Furthermore, it’s still legal to cultivate strains with up to 1% THC – far higher than the 0.2-0.3 percent limit imposed by much of the world. Now, the Swiss are producing high-quality, low-THC strains with up to 17 percent CBD, and selling them as legal tobacco alternatives in head shops and tobacconists! As well as this, the market in CBD extracts and crystals in starting to take shape, and Switzerland is putting itself on the map as a ‘centre’ of research.

For the high-CBD, low-THC cannabis available in headshops, it’s not necessary to have a prescription. However, those that need high-THC cannabis have just one physician, Doctor Fankhauser, who has permission to prescribe it. But high-quality cannabis is widely available, and potential patients can grow their own for relatively cheap.

Before we part ways, Cadisch presents me with a 10g pouch of CPure, Bio Can’s proprietary brand of high-CBD, low-THC “Fedtonic” cannabis. The Fedtonic strain is a cross between Fedora hemp and Cannatonic, a 1:1-2 THC:CBD strain produced by Spanish seed bank Resin Seeds. Later, when sampling it, I’m pleasantly surprised by its Cheese-like aroma and subtle flavor.

In one Zurich head shop I found during my wanderings, the assistant informed me that the CPure was out of stock – but then she offered me an alternative, in a plain, unlabeled package, with none of the official appearance of the CPure packets.
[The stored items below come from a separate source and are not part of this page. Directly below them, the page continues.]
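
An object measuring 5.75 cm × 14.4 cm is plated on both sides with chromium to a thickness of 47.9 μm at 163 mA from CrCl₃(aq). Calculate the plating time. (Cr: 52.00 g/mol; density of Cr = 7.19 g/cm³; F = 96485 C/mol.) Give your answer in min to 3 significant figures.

Plated area = 2 × 5.75 × 14.4 = 165.6 cm²
Volume = 165.6 × 47.9×10⁻⁴ cm = 0.7932 cm³
m(Cr) = 0.7932 × 7.19 = 5.703 g
n(Cr) = 5.703 / 52.00 = 0.1097 mol; n(e⁻) = 3 × 0.1097 = 0.3291 mol
Q = 0.3291 × 96485 = 31750 C
t = 31750 / 0.163 = 1.948×10^5 s = 3250 min

3250 min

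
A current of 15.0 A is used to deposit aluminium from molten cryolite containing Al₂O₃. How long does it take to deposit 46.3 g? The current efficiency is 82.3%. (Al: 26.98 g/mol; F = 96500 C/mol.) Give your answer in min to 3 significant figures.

671 min

n(Al) = 46.3 / 26.98 = 1.716 mol
Al³⁺ + 3e⁻ → Al, so n(e⁻) = 3 × 1.716 = 5.148 mol
Q = 5.148 × 96500 / 0.823 = 6.036×10^5 C
t = Q / I = 6.036×10^5 / 15.0 = 40240 s = 671 min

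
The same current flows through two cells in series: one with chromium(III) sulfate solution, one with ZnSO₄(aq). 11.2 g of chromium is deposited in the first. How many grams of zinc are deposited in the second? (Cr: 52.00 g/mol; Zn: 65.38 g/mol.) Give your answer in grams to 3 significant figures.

n(Cr) = 11.2 / 52.00 = 0.2154 mol
Cr³⁺ + 3e⁻ → Cr, so n(e⁻) = 3 × 0.2154 = 0.6462 mol
In series, the same 0.6462 mol of electrons flows through the second cell.
Zn²⁺ + 2e⁻ → Zn, so n(Zn) = 0.6462 / 2 = 0.3231 mol
m(Zn) = 0.3231 × 65.38 = 21.1 g

21.1 g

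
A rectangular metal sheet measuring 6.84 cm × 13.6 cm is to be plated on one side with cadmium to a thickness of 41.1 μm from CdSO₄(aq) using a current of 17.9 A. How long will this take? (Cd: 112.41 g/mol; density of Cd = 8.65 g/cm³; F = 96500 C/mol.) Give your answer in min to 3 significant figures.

Plated area = 6.84 × 13.6 = 93.02 cm²
Volume = 93.02 × 41.1×10⁻⁴ cm = 0.3823 cm³
m(Cd) = 0.3823 × 8.65 = 3.307 g
n(Cd) = 3.307 / 112.41 = 0.02942 mol; n(e⁻) = 2 × 0.02942 = 0.05884 mol
Q = 0.05884 × 96500 = 5678 C
t = 5678 / 17.9 = 317.2 s = 5.29 min

5.29 min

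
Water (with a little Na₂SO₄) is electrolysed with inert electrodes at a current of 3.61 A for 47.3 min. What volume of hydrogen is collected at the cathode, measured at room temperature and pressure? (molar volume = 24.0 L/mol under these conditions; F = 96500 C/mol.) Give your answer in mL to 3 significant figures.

Q = It = 3.61 × 2838 = 10250 C
Moles of electrons = 10250 / 96500 = 0.1062 mol
2H⁺ + 2e⁻ → H₂, so n(H₂) = 0.1062 / 2 = 0.05310 mol
V = 0.05310 × 24.0 = 1.274 L
= 1270 mL

1270 mL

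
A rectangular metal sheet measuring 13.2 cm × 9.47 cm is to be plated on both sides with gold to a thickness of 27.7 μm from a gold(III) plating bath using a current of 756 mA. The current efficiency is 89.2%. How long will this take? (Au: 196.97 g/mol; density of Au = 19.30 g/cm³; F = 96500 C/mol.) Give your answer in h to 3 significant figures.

Plated area = 2 × 13.2 × 9.47 = 250.0 cm²
Volume = 250.0 × 27.7×10⁻⁴ cm = 0.6925 cm³
m(Au) = 0.6925 × 19.30 = 13.37 g
n(Au) = 13.37 / 196.97 = 0.06788 mol; n(e⁻) = 3 × 0.06788 = 0.2036 mol
Q = 0.2036 × 96500 / 0.892 = 22030 C
t = 22030 / 0.756 = 29140 s = 8.09 h

8.09 h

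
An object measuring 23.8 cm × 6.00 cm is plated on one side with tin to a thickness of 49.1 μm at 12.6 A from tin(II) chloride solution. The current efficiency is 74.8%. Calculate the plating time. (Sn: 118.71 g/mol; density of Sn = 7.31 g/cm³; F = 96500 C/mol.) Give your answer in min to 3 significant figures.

14.7 min

Plated area = 23.8 × 6.00 = 142.8 cm²
Volume = 142.8 × 49.1×10⁻⁴ cm = 0.7011 cm³
m(Sn) = 0.7011 × 7.31 = 5.125 g
n(Sn) = 5.125 / 118.71 = 0.04317 mol; n(e⁻) = 2 × 0.04317 = 0.08634 mol
Q = 0.08634 × 96500 / 0.748 = 11140 C
t = 11140 / 12.6 = 884.1 s = 14.7 min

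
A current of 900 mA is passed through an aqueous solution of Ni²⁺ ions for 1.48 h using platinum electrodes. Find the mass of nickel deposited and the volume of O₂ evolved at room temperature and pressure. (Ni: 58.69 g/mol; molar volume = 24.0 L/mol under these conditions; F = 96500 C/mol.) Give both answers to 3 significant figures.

1.46 g Ni; 0.298 L O₂

Q = 0.900 × 5328 = 4795 C; n(e⁻) = 4795 / 96500 = 0.04969 mol
Cathode: Ni²⁺ + 2e⁻ → Ni → n(Ni) = 0.04969/2 = 0.02485 mol → 1.46 g
Anode: 2H₂O → O₂ + 4H⁺ + 4e⁻ → n(O₂) = 0.04969/4 = 0.01242 mol → 0.298 L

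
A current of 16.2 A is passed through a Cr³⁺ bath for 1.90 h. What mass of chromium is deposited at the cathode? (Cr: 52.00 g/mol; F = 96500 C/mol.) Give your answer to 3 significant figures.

19.9 g

Q = 16.2 A × 6840 s = 1.108×10^5 C
n(e⁻) = 1.108×10^5 / 96500 = 1.148 mol
Cr³⁺ + 3e⁻ → Cr, so n(Cr) = 1.148 / 3 = 0.3827 mol
m = 0.3827 × 52.00 = 19.9 g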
Unfortunately language barriers prevented us from conversing in great detail, but I got the impression that the product she was offering was produced “in-house” or very close to home!
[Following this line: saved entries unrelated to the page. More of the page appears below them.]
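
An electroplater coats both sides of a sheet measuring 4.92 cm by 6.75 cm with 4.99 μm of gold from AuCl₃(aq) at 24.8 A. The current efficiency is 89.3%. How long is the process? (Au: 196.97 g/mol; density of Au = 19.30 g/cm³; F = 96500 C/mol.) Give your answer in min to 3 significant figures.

Plated area = 2 × 4.92 × 6.75 = 66.42 cm²
Volume = 66.42 × 4.99×10⁻⁴ cm = 0.03314 cm³
m(Au) = 0.03314 × 19.30 = 0.6396 g
n(Au) = 0.6396 / 196.97 = 0.003247 mol; n(e⁻) = 3 × 0.003247 = 0.009741 mol
Q = 0.009741 × 96500 / 0.893 = 1053 C
t = 1053 / 24.8 = 42.46 s = 0.708 min

0.708 min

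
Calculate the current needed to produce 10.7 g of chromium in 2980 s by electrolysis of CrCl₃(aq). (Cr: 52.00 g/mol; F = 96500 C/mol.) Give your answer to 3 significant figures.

n(Cr) = 10.7 / 52.00 = 0.2058 mol
Cr³⁺ + 3e⁻ → Cr, so n(e⁻) = 3 × 0.2058 = 0.6174 mol
Q = 0.6174 × 96500 = 59580 C
I = Q / t = 59580 / 2980 s = 20.0 A

20.0 A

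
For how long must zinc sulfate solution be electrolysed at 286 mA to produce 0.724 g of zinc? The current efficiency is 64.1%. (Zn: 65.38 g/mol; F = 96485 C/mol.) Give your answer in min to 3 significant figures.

194 min

n(Zn) = 0.724 / 65.38 = 0.01107 mol
Zn²⁺ + 2e⁻ → Zn, so n(e⁻) = 2 × 0.01107 = 0.02214 mol
Q = 0.02214 × 96485 / 0.641 = 3333 C
t = Q / I = 3333 / 0.286 = 11650 s = 194 min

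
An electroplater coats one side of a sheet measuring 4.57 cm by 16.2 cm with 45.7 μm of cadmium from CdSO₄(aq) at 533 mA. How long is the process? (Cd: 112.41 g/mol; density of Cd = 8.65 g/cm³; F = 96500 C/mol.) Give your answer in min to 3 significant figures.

157 min

Plated area = 4.57 × 16.2 = 74.03 cm²
Volume = 74.03 × 45.7×10⁻⁴ cm = 0.3383 cm³
m(Cd) = 0.3383 × 8.65 = 2.926 g
n(Cd) = 2.926 / 112.41 = 0.02603 mol; n(e⁻) = 2 × 0.02603 = 0.05206 mol
Q = 0.05206 × 96500 = 5024 C
t = 5024 / 0.533 = 9426 s = 157 min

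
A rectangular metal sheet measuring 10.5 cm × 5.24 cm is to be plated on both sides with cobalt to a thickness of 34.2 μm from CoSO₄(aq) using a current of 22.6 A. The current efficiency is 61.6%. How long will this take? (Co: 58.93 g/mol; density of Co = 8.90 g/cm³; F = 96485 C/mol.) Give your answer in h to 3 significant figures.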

With Zurich checked off my list, I’m keen to get to Lucerne, where I’ll be staying in a fairytale castle on a hill overlooking the city, and going on a tour up the beautiful Mount Titlis the following day.


Related – Cannabis Social Clubs in the…SLOVENIA: A Tiny Alpine Hemp Land



Over the last few decades, Cannabis policy in Switzerland has shifted several times.
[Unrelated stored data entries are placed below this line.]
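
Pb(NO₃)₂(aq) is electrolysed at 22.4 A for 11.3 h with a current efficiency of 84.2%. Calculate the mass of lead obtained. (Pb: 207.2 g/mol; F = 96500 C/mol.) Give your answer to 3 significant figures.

Q = 22.4 × 40680 = 9.112×10^5 C
n(e⁻) = 9.112×10^5 / 96500 = 9.442 mol
Pb²⁺ + 2e⁻ → Pb, so theoretical m(Pb) = 4.721 × 207.2 = 978.2 g
Actual mass = 84.2% × 978.2 = 824 g

824 g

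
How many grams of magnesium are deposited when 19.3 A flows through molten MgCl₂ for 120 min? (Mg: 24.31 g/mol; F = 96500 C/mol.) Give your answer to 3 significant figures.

Charge passed = 19.3 × 7200 = 1.390×10^5 C
n(e⁻) = 1.390×10^5 / 96500 = 1.440 mol
Mg²⁺ + 2e⁻ → Mg, so n(Mg) = 1.440 / 2 = 0.7200 mol
m = 0.7200 × 24.31 = 17.5 g

17.5 g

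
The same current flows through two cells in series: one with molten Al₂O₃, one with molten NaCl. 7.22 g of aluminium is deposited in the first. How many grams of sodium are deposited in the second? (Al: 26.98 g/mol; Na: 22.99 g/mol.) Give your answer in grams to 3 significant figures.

n(Al) = 7.22 / 26.98 = 0.2676 mol
Al³⁺ + 3e⁻ → Al, so n(e⁻) = 3 × 0.2676 = 0.8028 mol
The cells are in series, so the same charge (and hence the same n(e⁻) = 0.8028 mol) passes through both.
Na⁺ + e⁻ → Na, so n(Na) = 0.8028 mol
m(Na) = 0.8028 × 22.99 = 18.5 g

18.5 g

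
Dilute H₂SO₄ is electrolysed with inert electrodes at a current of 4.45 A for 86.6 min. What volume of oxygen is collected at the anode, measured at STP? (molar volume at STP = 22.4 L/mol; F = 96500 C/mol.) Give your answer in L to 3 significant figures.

1.34 L

Q = It = 4.45 × 5196 = 23120 C
n(e⁻) = Q/F = 23120/96500 = 0.2396 mol
2H₂O → O₂ + 4H⁺ + 4e⁻, so n(O₂) = 0.2396 / 4 = 0.05990 mol
V = 0.05990 × 22.4 = 1.342 L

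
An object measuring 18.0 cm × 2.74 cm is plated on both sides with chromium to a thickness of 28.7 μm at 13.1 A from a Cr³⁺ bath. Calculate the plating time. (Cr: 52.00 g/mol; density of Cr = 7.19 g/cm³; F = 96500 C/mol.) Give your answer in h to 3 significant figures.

0.240 h

Plated area = 2 × 18.0 × 2.74 = 98.64 cm²
Volume = 98.64 × 28.7×10⁻⁴ cm = 0.2831 cm³
m(Cr) = 0.2831 × 7.19 = 2.035 g
n(Cr) = 2.035 / 52.00 = 0.03913 mol; n(e⁻) = 3 × 0.03913 = 0.1174 mol
Q = 0.1174 × 96500 = 11330 C
t = 11330 / 13.1 = 864.9 s = 0.240 h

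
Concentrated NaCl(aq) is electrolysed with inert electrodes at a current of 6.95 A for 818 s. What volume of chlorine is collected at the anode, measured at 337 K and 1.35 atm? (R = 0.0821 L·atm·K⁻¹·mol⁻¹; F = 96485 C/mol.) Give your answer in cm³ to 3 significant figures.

604 cm³

Q = 6.95 A × 818 s = 5685 C
Moles of electrons = 5685 / 96485 = 0.05892 mol
2Cl⁻ → Cl₂ + 2e⁻, so n(Cl₂) = 0.05892 / 2 = 0.02946 mol
V = nRT/P = 0.02946 × 0.0821 × 337 / 1.35 = 0.6038 L
= 604 cm³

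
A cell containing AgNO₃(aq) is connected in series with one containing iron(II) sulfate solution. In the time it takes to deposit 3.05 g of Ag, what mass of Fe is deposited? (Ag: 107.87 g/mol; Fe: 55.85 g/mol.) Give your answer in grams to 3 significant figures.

n(Ag) = 3.05 / 107.87 = 0.02827 mol
Ag⁺ + e⁻ → Ag, so n(e⁻) = 0.02827 mol
The cells are in series, so the same charge (and hence the same n(e⁻) = 0.02827 mol) passes through both.
Fe²⁺ + 2e⁻ → Fe, so n(Fe) = 0.02827 / 2 = 0.01414 mol
m(Fe) = 0.01414 × 55.85 = 0.790 g

0.790 g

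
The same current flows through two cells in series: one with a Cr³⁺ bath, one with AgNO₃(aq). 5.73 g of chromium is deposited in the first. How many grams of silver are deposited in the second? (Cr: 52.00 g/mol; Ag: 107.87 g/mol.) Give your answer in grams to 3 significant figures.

35.7 g

n(Cr) = 5.73 / 52.00 = 0.1102 mol
Cr³⁺ + 3e⁻ → Cr, so n(e⁻) = 3 × 0.1102 = 0.3306 mol
Since the cells are in series, n(e⁻) in the Ag cell is also 0.3306 mol.
Ag⁺ + e⁻ → Ag, so n(Ag) = 0.3306 mol
m(Ag) = 0.3306 × 107.87 = 35.7 g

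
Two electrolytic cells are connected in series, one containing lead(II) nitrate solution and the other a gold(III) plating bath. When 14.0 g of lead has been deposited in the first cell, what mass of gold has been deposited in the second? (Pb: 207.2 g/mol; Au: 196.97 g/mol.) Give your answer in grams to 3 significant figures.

n(Pb) = 14.0 / 207.2 = 0.06757 mol
Pb²⁺ + 2e⁻ → Pb, so n(e⁻) = 2 × 0.06757 = 0.1351 mol
The cells are in series, so the same charge (and hence the same n(e⁻) = 0.1351 mol) passes through both.
Au³⁺ + 3e⁻ → Au, so n(Au) = 0.1351 / 3 = 0.04503 mol
m(Au) = 0.04503 × 196.97 = 8.87 g

8.87 g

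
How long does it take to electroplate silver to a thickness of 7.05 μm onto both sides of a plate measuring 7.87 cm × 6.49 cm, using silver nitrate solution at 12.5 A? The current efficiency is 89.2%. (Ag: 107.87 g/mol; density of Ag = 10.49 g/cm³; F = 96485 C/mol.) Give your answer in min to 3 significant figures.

Plated area = 2 × 7.87 × 6.49 = 102.2 cm²
Volume = 102.2 × 7.05×10⁻⁴ cm = 0.07205 cm³
m(Ag) = 0.07205 × 10.49 = 0.7558 g
n(Ag) = 0.7558 / 107.87 = 0.007007 mol; n(e⁻) = 0.007007 mol
Q = 0.007007 × 96485 / 0.892 = 757.9 C
t = 757.9 / 12.5 = 60.63 s = 1.01 min

1.01 min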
In Lucerne, I barely have time to find an overpriced meal before every food purveyor shuts down for the night. It’s Saturday night and 11pm; clearly it’s not a 24hour city. At least the hotel is warm and inviting, having plenty of Swiss beer and peanuts in the refrigerator. With temperatures outside dropping down to 27°F, I decide that once I’m in, I’m not venturing back out.

The next day dawns bright and clear, and I make my way to the meeting point to join the tour group. It’s a mixed bunch of families, couples and gap year students. I make a few friends, but I’m keen to get off on my own and explore. As soon as we’re up the mountain, whisked up by a series of cable cars and a rotating gondola, I slip off and do my own thing.

As Marco Cadisch promised, I have no problem discreetly medicating. At the summit of Mount Titlis I see a few dozen skiers and hikers, but it’s far from crowded. The snow is too wet and thin for this time of year – another sign that climate change is continuing apace, as this trend has been developing over the decades.

Mount Titlis lays claim to Europe’s highest suspension bridge – a delicate 500 foot span crossing the Titlis glacier at an elevation of 10,000 feet (the absolute summit of the mountain sits as 10,630 feet). A session of vaping and photography looking down upon the glacier made for a very rewarding experience!

Another serene and beautiful place, perfect to enjoy a few minutes of cannabinoids and contemplation, was the glacier cave – a stunning walkway carved 65 feet below the surface of the glacier, lit by an ethereal bluish glow. Very few people came through during my time there, and the feeling of stillness and tranquility was incomparable!

All-in-all, Switzerland is a wonderful place to enjoy a cannabis-friendly holiday, as long as the astronomically high prices don’t put you off.